Hamburger Abendblatt: Herr Badelj, eine unseriöse Frage zum Start: Wie schmeckt eigentlich Gras?

Milan Badelj: Da bin ich jetzt überfragt.

Trainer Thorsten Fink sagte, er setze nur noch auf Profis, die Gras fressen.

Badelj: (lacht) Ach so, diese Redensart haben wir auch in Kroatien. Gemeint ist natürlich, dass wir eine gewisse Mentalität in der Mannschaft brauchen, charakterfeste Spieler, die in den letzten beiden Spielen alles geben. Ich glaube immer noch an die Möglichkeit, es mit zwei Siegen in die Europa League zu schaffen.

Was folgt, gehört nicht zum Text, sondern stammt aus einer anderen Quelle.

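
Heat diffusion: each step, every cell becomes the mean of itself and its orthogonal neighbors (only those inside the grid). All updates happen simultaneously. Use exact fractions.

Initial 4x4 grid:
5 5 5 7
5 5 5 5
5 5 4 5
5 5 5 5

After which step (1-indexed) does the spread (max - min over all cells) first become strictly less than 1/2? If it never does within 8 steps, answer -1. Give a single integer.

Answer: 3

Derivation:
Step 1: max=17/3, min=19/4, spread=11/12
Step 2: max=50/9, min=239/50, spread=349/450
Step 3: max=11503/2160, min=11633/2400, spread=10333/21600
  -> spread < 1/2 first at step 3
Step 4: max=341341/64800, min=117649/24000, spread=236887/648000
Step 5: max=10095511/1944000, min=10609961/2160000, spread=5465461/19440000
Step 6: max=60184181/11664000, min=106455187/21600000, spread=134919001/583200000
Step 7: max=8969629903/1749600000, min=960567827/194400000, spread=16225973/87480000
Step 8: max=268027170601/52488000000, min=28871150549/5832000000, spread=409340783/2624400000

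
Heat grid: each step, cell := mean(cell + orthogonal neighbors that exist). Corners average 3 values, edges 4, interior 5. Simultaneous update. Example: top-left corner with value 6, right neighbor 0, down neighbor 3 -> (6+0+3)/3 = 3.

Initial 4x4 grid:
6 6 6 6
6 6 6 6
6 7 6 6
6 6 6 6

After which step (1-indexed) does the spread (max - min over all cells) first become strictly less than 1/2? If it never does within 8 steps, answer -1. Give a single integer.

Step 1: max=25/4, min=6, spread=1/4
  -> spread < 1/2 first at step 1
Step 2: max=311/50, min=6, spread=11/50
Step 3: max=14767/2400, min=6, spread=367/2400
Step 4: max=66371/10800, min=3613/600, spread=1337/10800
Step 5: max=1985669/324000, min=108469/18000, spread=33227/324000
Step 6: max=59534327/9720000, min=652049/108000, spread=849917/9720000
Step 7: max=1783314347/291600000, min=9788533/1620000, spread=21378407/291600000
Step 8: max=53454462371/8748000000, min=2939688343/486000000, spread=540072197/8748000000

Answer: 1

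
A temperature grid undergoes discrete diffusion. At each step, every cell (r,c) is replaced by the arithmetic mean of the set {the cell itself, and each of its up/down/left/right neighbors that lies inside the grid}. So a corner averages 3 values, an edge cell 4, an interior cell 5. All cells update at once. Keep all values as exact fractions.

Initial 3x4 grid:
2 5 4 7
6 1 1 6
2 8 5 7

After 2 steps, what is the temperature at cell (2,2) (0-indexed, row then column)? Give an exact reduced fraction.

Answer: 373/80

Derivation:
Step 1: cell (2,2) = 21/4
Step 2: cell (2,2) = 373/80
Full grid after step 2:
  121/36 947/240 979/240 91/18
  997/240 347/100 447/100 1219/240
  145/36 1127/240 373/80 11/2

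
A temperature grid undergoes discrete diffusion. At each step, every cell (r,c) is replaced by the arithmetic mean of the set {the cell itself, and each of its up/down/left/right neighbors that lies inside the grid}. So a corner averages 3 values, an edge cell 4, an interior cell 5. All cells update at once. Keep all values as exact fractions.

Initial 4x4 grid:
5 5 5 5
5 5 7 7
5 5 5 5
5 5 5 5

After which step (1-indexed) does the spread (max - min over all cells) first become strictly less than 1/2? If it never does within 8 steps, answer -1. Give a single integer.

Answer: 5

Derivation:
Step 1: max=6, min=5, spread=1
Step 2: max=689/120, min=5, spread=89/120
Step 3: max=763/135, min=5, spread=88/135
Step 4: max=45377/8100, min=1513/300, spread=2263/4050
Step 5: max=53873/9720, min=15209/3000, spread=14362/30375
  -> spread < 1/2 first at step 5
Step 6: max=20046337/3645000, min=344351/67500, spread=1451383/3645000
Step 7: max=597124183/109350000, min=2075927/405000, spread=36623893/109350000
Step 8: max=17815176001/3280500000, min=104268379/20250000, spread=923698603/3280500000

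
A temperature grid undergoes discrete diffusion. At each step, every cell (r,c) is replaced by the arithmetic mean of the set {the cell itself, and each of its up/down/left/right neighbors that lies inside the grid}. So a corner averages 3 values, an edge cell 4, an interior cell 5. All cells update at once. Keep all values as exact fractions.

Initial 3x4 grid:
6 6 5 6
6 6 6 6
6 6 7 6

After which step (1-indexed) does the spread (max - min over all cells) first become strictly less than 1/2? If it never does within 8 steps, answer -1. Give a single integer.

Step 1: max=19/3, min=17/3, spread=2/3
Step 2: max=149/24, min=139/24, spread=5/12
  -> spread < 1/2 first at step 2
Step 3: max=1325/216, min=1267/216, spread=29/108
Step 4: max=329/54, min=319/54, spread=5/27
Step 5: max=15719/2592, min=15385/2592, spread=167/1296
Step 6: max=47009/7776, min=46303/7776, spread=353/3888
Step 7: max=1125739/186624, min=1113749/186624, spread=5995/93312
Step 8: max=6744023/1119744, min=6692905/1119744, spread=25559/559872

Answer: 2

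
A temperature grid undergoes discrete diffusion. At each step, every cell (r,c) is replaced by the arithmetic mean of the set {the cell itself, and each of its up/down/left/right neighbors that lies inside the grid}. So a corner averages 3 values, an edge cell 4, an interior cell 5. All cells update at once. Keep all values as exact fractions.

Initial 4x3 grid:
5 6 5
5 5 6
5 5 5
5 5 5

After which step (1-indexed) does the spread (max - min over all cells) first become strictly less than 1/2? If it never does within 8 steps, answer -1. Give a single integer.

Step 1: max=17/3, min=5, spread=2/3
Step 2: max=433/80, min=5, spread=33/80
  -> spread < 1/2 first at step 2
Step 3: max=11659/2160, min=5, spread=859/2160
Step 4: max=689603/129600, min=9079/1800, spread=7183/25920
Step 5: max=41219077/7776000, min=546211/108000, spread=378377/1555200
Step 6: max=2458461623/466560000, min=5489789/1080000, spread=3474911/18662400
Step 7: max=147050800357/27993600000, min=495453989/97200000, spread=174402061/1119744000
Step 8: max=8795364566063/1679616000000, min=59631816727/11664000000, spread=1667063659/13436928000

Answer: 2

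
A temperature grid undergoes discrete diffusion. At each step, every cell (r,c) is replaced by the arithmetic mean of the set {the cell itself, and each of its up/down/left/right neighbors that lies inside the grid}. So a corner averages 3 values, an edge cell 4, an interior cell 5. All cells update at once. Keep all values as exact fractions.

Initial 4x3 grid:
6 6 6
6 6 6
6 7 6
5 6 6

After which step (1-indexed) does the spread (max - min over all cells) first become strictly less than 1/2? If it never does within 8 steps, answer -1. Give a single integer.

Step 1: max=25/4, min=17/3, spread=7/12
Step 2: max=613/100, min=53/9, spread=217/900
  -> spread < 1/2 first at step 2
Step 3: max=14663/2400, min=802/135, spread=3647/21600
Step 4: max=48649/8000, min=97021/16200, spread=59729/648000
Step 5: max=13104997/2160000, min=5835569/972000, spread=1233593/19440000
Step 6: max=32738027/5400000, min=175497623/29160000, spread=3219307/72900000
Step 7: max=4710204817/777600000, min=21081348989/3499200000, spread=1833163/55987200
Step 8: max=282469070003/46656000000, min=1266060414451/209952000000, spread=80806409/3359232000

Answer: 2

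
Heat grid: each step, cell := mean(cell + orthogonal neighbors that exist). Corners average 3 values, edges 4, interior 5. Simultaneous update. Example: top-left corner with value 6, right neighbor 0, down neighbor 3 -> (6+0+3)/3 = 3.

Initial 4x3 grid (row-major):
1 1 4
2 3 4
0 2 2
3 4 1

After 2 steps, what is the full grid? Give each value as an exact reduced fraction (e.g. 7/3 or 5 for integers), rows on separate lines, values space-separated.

After step 1:
  4/3 9/4 3
  3/2 12/5 13/4
  7/4 11/5 9/4
  7/3 5/2 7/3
After step 2:
  61/36 539/240 17/6
  419/240 58/25 109/40
  467/240 111/50 301/120
  79/36 281/120 85/36

Answer: 61/36 539/240 17/6
419/240 58/25 109/40
467/240 111/50 301/120
79/36 281/120 85/36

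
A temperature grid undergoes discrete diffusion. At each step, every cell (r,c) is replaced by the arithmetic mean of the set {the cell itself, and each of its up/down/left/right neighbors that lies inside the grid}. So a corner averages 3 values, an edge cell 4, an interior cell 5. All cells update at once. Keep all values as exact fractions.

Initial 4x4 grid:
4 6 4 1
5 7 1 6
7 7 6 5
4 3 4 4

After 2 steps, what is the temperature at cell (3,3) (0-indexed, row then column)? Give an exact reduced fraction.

Answer: 83/18

Derivation:
Step 1: cell (3,3) = 13/3
Step 2: cell (3,3) = 83/18
Full grid after step 2:
  16/3 369/80 1003/240 119/36
  217/40 27/5 417/100 509/120
  133/24 521/100 249/50 523/120
  179/36 233/48 1061/240 83/18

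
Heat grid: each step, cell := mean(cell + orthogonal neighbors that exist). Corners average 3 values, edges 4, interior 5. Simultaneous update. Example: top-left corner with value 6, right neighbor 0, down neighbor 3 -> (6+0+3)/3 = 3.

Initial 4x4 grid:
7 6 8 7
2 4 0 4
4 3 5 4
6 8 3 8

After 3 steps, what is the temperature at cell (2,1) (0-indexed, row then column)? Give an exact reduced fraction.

Answer: 2321/500

Derivation:
Step 1: cell (2,1) = 24/5
Step 2: cell (2,1) = 391/100
Step 3: cell (2,1) = 2321/500
Full grid after step 3:
  337/72 401/80 17401/3600 5581/1080
  551/120 169/40 14029/3000 4069/900
  2629/600 2321/500 107/25 24/5
  226/45 1427/300 76/15 173/36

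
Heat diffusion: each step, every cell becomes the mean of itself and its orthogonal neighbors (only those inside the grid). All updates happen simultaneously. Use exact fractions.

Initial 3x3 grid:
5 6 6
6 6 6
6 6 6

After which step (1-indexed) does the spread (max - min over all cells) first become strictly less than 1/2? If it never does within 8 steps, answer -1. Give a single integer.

Step 1: max=6, min=17/3, spread=1/3
  -> spread < 1/2 first at step 1
Step 2: max=6, min=103/18, spread=5/18
Step 3: max=6, min=1255/216, spread=41/216
Step 4: max=2149/360, min=75629/12960, spread=347/2592
Step 5: max=21443/3600, min=4558663/777600, spread=2921/31104
Step 6: max=2566517/432000, min=274107461/46656000, spread=24611/373248
Step 7: max=57663259/9720000, min=16477437967/2799360000, spread=207329/4478976
Step 8: max=3071598401/518400000, min=989739647549/167961600000, spread=1746635/53747712

Answer: 1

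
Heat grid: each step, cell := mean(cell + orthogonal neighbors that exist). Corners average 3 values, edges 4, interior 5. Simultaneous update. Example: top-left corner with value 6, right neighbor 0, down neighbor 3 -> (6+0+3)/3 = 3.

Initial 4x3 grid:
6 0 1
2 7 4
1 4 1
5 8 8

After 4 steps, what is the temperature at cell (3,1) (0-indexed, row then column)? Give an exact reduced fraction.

Answer: 4042583/864000

Derivation:
Step 1: cell (3,1) = 25/4
Step 2: cell (3,1) = 1247/240
Step 3: cell (3,1) = 69997/14400
Step 4: cell (3,1) = 4042583/864000
Full grid after step 4:
  213751/64800 1367569/432000 206851/64800
  191323/54000 645521/180000 380771/108000
  111209/27000 1501717/360000 459461/108000
  582527/129600 4042583/864000 609527/129600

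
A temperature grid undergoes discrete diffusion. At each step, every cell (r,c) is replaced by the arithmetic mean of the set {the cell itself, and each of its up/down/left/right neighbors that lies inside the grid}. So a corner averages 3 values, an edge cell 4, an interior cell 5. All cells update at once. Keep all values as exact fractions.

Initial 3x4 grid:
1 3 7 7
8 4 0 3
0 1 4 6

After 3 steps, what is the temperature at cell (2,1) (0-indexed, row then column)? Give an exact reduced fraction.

Step 1: cell (2,1) = 9/4
Step 2: cell (2,1) = 14/5
Step 3: cell (2,1) = 3623/1200
Full grid after step 3:
  2599/720 2249/600 3671/900 601/135
  5229/1600 6693/2000 468/125 611/150
  2159/720 3623/1200 11959/3600 2039/540

Answer: 3623/1200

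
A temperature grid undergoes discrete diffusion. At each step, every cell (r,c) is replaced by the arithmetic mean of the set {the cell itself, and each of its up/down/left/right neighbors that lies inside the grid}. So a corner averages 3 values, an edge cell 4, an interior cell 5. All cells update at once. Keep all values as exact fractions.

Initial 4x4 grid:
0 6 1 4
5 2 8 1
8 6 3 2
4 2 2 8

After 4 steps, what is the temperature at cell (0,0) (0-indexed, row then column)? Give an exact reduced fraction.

Answer: 124133/32400

Derivation:
Step 1: cell (0,0) = 11/3
Step 2: cell (0,0) = 29/9
Step 3: cell (0,0) = 4277/1080
Step 4: cell (0,0) = 124133/32400
Full grid after step 4:
  124133/32400 83029/21600 125171/36000 25279/7200
  45539/10800 350243/90000 230287/60000 27993/8000
  232477/54000 768259/180000 115103/30000 30289/8000
  287833/64800 900943/216000 288181/72000 13523/3600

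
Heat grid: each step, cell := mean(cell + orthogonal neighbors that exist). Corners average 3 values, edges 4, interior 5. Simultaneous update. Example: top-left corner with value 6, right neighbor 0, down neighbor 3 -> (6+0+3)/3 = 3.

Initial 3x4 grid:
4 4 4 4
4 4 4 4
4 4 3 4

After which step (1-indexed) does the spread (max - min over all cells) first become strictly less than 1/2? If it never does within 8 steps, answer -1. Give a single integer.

Answer: 1

Derivation:
Step 1: max=4, min=11/3, spread=1/3
  -> spread < 1/2 first at step 1
Step 2: max=4, min=449/120, spread=31/120
Step 3: max=4, min=4109/1080, spread=211/1080
Step 4: max=7153/1800, min=415103/108000, spread=14077/108000
Step 5: max=428317/108000, min=3747593/972000, spread=5363/48600
Step 6: max=237131/60000, min=112899191/29160000, spread=93859/1166400
Step 7: max=383463533/97200000, min=6788125519/1749600000, spread=4568723/69984000
Step 8: max=11482381111/2916000000, min=408123564371/104976000000, spread=8387449/167961600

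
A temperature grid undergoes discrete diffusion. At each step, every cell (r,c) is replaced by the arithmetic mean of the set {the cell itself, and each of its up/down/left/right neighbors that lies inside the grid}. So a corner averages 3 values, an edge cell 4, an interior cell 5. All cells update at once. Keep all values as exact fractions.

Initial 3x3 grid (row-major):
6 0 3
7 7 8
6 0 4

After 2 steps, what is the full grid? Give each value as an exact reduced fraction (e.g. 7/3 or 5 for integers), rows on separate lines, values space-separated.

Answer: 89/18 41/10 79/18
587/120 493/100 527/120
181/36 1019/240 55/12

Derivation:
After step 1:
  13/3 4 11/3
  13/2 22/5 11/2
  13/3 17/4 4
After step 2:
  89/18 41/10 79/18
  587/120 493/100 527/120
  181/36 1019/240 55/12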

Aber mir ist auch klar, dass man dafür bis an seine Grenze gehen muss, eben Gras fressen.

Ist diese besondere Ausgangslage vor dem Saisonfinale Zusatzmotivation?

Badelj: Irgendwie schon. In den letzten beiden Spielen können wir ganz viel gewinnen. Eine Saison wird auf zwei Spiele reduziert, und genau das macht den Fußball aus. Allerdings dürfen wir erst an Leverkusen und das letzte Spiel denken, wenn wir tatsächlich gegen Hoffenheim gewinnen. Und die Hoffenheimer werden um ihr Leben kämpfen.

Eine ähnliche Situation hatten Sie zuletzt im vergangenen August, als Sie sich kurz vor Ihrem Wechsel in zwei Spielen mit Dinamo Zagreb für die Champions League qualifizieren mussten. Kann man das vergleichen?

Badelj: Es war insofern vergleichbar, dass wir in Zagreb auch in zwei Spielen alles gewinnen konnten. Allerdings war der Druck in Zagreb noch sehr viel heftiger als hier in Hamburg.

Was meinen Sie genau?

Badelj: In Zagreb musste man immer gewinnen. Immer. Es war zwar nicht so, dass man nach einem schlechten Spiel um seine Gesundheit fürchten musste, aber ich wäre auch nicht unbedingt entspannt in ein Café gegangen. Aber irgendwann gewöhnt man sich an diesen brutalen Erfolgsdruck. Man lernt, damit zu leben.

Wie sehr vermissen Sie die Champions-League-Melodie, die Sie zuletzt vor einem Jahr vor dem Anpfiff hörten?

Badelj: Sehr, es gibt nichts Schöneres. Ich bekomme noch immer eine Gänsehaut. Ich kann mich auch noch ganz genau an unsere Spiele in der Gruppenphase der Champions League gegen Real Madrid im Jahr zuvor erinnern. Xabi Alonso war mein Gegenspieler, wir haben in Zagreb nur 0:1 verloren, in Madrid dann leider 2:6. Und trotzdem war es ein großes Erlebnis für mich, die Champions-League-Hymne im Estadio Santiago Bernabéu zu hören. Ich vermisse dieses besondere Europa-Gefühl, aber es ist ein großer Traum von mir, dass ich diese Hymne auch irgendwann mal in Hamburg hören kann.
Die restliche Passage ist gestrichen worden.